Scandale des abattoirs : ce qu’en disent les éleveurs paysans

En trois vidéos choquantes, l’association L214 a soulevé un débat national sur l’abattage des animaux. Les éleveurs réclament, eux, un droit de regard sur ces pratiques et cherchent des solutions pour s’émanciper des abattoirs privés soumis à la rentabilité.

Mi-octobre 2015, l’association L214 diffusait une première vidéo tournée dans l’abattoir d’Alès, dans le Gard. Puis a suivi celle du Vigan, dans le même département : un abattoir certifié bio, dénoncé juste avant le Salon de l’agriculture. Enfin, une troisième, tournée à Mauléon-Licharre, dans les Pyrénées-Atlantiques, est sortie à quelques jours des fêtes de Pâques.

A priori, la réaction de rejet est unanime. « C’est pas normal, c’est pas normal, répète Pierre Brosseau, éleveur de porcs en Loire-Atlantique. Quand nos animaux sont abattus, on n’a pas envie qu’ils souffrent », réagit l’éleveur, membre de la Confédération paysanne.
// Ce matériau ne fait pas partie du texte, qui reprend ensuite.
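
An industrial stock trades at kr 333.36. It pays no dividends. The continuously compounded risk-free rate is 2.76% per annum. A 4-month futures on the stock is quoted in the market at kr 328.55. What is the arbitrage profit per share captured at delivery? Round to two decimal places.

kr 7.89 per share

Fair futures: F* = S·e^(carry·T), with carry = r = 0.0276
F* = 333.36 · e^(0.0276 × 4/12) = 333.36 · e^0.009200 = 333.36 × 1.009242 = kr 336.4409
Market kr 328.55 < fair kr 336.4409: forward underpriced → reverse cash-and-carry (short spot, go long the forward).
At maturity, profit = |F_mkt − F*| = |328.55 − 336.4409| = kr 7.89 per share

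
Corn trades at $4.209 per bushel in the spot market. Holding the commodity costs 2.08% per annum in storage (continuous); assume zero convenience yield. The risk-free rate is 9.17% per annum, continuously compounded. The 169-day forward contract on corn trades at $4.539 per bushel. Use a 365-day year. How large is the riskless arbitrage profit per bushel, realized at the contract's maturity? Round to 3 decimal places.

$0.105 per bushel

Fair forward: F* = S·e^(carry·T), with carry = (r + u) = 0.0917 + 0.0208 = 0.1125
F* = 4.209 · e^(0.1125 × 169/365) = 4.209 · e^0.052089 = 4.209 × 1.053469 = $4.4341
Market $4.539 > fair $4.4341: forward overpriced → cash-and-carry (buy spot, short the forward).
At maturity, profit = |F_mkt − F*| = |4.539 − 4.4341| = $0.105 per bushel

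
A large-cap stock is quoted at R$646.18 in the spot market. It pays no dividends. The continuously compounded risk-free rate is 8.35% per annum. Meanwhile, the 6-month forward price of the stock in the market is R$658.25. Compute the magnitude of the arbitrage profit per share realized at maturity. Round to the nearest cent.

Fair forward: F* = S·e^(carry·T), with carry = r = 0.0835
F* = 646.18 · e^(0.0835 × 6/12) = 646.18 · e^0.041750 = 646.18 × 1.042634 = R$673.7292
Market R$658.25 < fair R$673.7292: forward underpriced → reverse cash-and-carry (short spot, go long the forward).
At maturity, profit = |F_mkt − F*| = |658.25 − 673.7292| = R$15.48 per share

R$15.48 per share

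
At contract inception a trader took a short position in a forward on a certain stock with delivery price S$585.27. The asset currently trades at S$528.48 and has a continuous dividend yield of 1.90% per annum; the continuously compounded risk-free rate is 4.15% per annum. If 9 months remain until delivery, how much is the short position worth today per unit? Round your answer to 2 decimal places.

Current fair forward for the remaining 9 months: F = S·e^((r − q)·T), (r − q) = 0.0415 − 0.0190 = 0.0225
F = 528.48 · e^(0.0225 × 9/12) = 528.48 × 1.017018 = 537.4737
Value of long forward = (F − K)·e^(−rT) = (537.4737 − 585.27) · e^(−0.0415·9/12)
= -47.7963 × 0.969354 = -46.33
Short position value = −(long value) = S$46.33

S$46.33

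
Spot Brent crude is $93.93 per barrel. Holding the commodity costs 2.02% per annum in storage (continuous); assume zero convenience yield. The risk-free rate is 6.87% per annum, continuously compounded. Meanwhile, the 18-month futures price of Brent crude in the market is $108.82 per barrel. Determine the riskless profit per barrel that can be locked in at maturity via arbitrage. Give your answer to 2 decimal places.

Fair futures: F* = S·e^(carry·T), with carry = (r + u) = 0.0687 + 0.0202 = 0.0889
F* = 93.93 · e^(0.0889 × 18/12) = 93.93 · e^0.133350 = 93.93 × 1.142650 = $107.3291
Market $108.82 > fair $107.3291: forward overpriced → cash-and-carry (buy spot, short the forward).
At maturity, profit = |F_mkt − F*| = |108.82 − 107.3291| = $1.49 per barrel

$1.49 per barrel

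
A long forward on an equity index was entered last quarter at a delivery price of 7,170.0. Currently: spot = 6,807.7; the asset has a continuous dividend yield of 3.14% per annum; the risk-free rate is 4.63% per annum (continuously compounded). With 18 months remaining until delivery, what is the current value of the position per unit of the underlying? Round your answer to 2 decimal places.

Current fair forward for the remaining 18 months: F = S·e^((r − q)·T), (r − q) = 0.0463 − 0.0314 = 0.0149
F = 6807.7 · e^(0.0149 × 18/12) = 6807.7 × 1.02260163 = 6961.5651
Value of long forward = (F − K)·e^(−rT) = (6961.5651 − 7170.0) · e^(−0.0463·18/12)
= -208.4349 × 0.93290678 = -194.45

-194.45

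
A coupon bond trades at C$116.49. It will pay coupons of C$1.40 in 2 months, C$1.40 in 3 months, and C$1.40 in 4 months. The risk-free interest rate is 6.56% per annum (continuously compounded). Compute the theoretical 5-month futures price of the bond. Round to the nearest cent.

C$115.47

PV(coupons) I = 1.40·e^(−0.0656·2/12) + 1.40·e^(−0.0656·3/12) + 1.40·e^(−0.0656·4/12)
I = 1.3848 + 1.3772 + 1.3697 = 4.1317
F = (S − I)·e^(rT) = (116.49 − 4.1317) · e^(0.0656·5/12)
= 112.3583 · e^0.027333 = 112.3583 × 1.027710 = C$115.47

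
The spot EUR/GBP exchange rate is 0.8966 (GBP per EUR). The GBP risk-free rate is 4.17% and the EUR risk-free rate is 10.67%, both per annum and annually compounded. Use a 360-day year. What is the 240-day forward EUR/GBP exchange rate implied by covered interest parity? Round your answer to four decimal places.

By covered interest parity, F = S · (1+r_GBP)^T / (1+r_EUR)^T
= 0.8966 × 1.027610 / 1.069925 = 0.8966 × 0.960450
F = 0.8611 GBP per EUR

0.8611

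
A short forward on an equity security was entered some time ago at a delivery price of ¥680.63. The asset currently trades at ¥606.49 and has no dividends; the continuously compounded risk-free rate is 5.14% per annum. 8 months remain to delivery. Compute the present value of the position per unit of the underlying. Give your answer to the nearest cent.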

« Je connais personnellement les gens qui travaillent à l’abattoir que j’utilise. J’espère qu’ils ne sont pas violents comme dans ces vidéos », commente Yves-Pierre Malbec, éleveur de moutons dans le Lot et lui aussi membre de la Confédération paysanne.

Du côté du syndicat majoritaire dans la profession, la FNSEA (Fédération nationale des syndicats d’exploitants agricoles), la branche bovins a réagi à la vidéo de Mauléon-Licharre en portant plainte contre X. « Les éleveurs et producteurs de viande bovine sont offusqués et dénoncent avec la plus grande énergie les actes de maltraitance animale, intolérables, intervenus à l’abattoir Mauléon-Licharre dans les Pyrénées-Atlantiques », indique la Fédération nationale bovine, dans un communiqué.

« En tant qu’éleveurs, notre objectif est que nos animaux soient abattus dans les meilleurs conditions », rappelle Étienne Gangneron, éleveur de bovins bio dans le Cher et membre de la FNSEA. « Dans un premier temps, on est choqué par les images. Mais dans un deuxième temps, c’est le procédé utilisé par L214 qui interpelle », ajoute-t-il.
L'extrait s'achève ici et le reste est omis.